To each their own? Mayim Bialik is no stranger to growing up in front of the cameras, but now that she's the parent — to sons Miles, 7, and Fred, 4 — she's being a little more careful about what she divulges to the public.
The former Blossom child star, now 37, shared her thoughts on attachment parenting (a child-led parenting style that encourages bonding via co-sleeping, breastfeeding and babywearing) in a blog post on Jewish parenting blog Kveller earlier this year, and has been receiving some interesting feedback since, she told Yahoo's OMG! website.
"If I'm talking to girlfriends, if I'm talking to random people, and we're talking about parenting, I tell them what works for me and why," she said, referring to her admission that she breastfed Fred until he was 4-years-old. "But a lot of people want to ask me things so that they can fight with me."
"And just because I'm a public person, who happened to have breastfed and slept with her kids, that doesn't mean that I want to fight with you on the street or in the supermarket," she continued. "So, I think you have to be really careful to understand why people want to know what they want to know."
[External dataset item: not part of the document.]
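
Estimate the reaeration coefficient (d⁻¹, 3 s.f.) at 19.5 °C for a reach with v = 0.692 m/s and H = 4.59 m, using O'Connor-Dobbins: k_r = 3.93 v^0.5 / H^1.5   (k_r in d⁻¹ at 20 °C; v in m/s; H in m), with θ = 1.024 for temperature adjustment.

k_r(20) = 3.93 × 0.692^0.5 / 4.59^1.5 = 3.93 × 0.8319 / 9.834 = 0.3325 d⁻¹.
k_r(19.5) = 0.3325 × 1.024^(19.5−20) = 0.3325 × 0.9882 = 0.3285 d⁻¹.

k_r ≈ 0.329 d⁻¹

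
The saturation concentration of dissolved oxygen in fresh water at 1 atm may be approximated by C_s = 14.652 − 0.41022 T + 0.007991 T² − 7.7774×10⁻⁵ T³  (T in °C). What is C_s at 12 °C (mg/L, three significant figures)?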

Bialik, who finalized her divorce from husband of nine years Michael Stone in May, added that what works for her is not necessarily what's best for other people's children, but she's still not too keen on the judgmental looks she received when breastfeeding her son in public.
"Obviously the notion of an older child nursing is very strange to some people," she explained. "In certain cultures it's not. And I was very careful about when and how I chose to breastfeed my older child. …I think the notion of breastfeeding at all is still very controversial in some circles."
In February, the Big Bang Theory actress penned a lengthy post on Kveller detailing her decision to breastfeed her sons, and defending the "attachment" style of parenting.
"Even when people laughed and sneered and accused me of horrible things no mother should ever be accused of when tending to the normal and beautiful needs of her mammal child," the actress wrote, "it was never wrong and it was always right."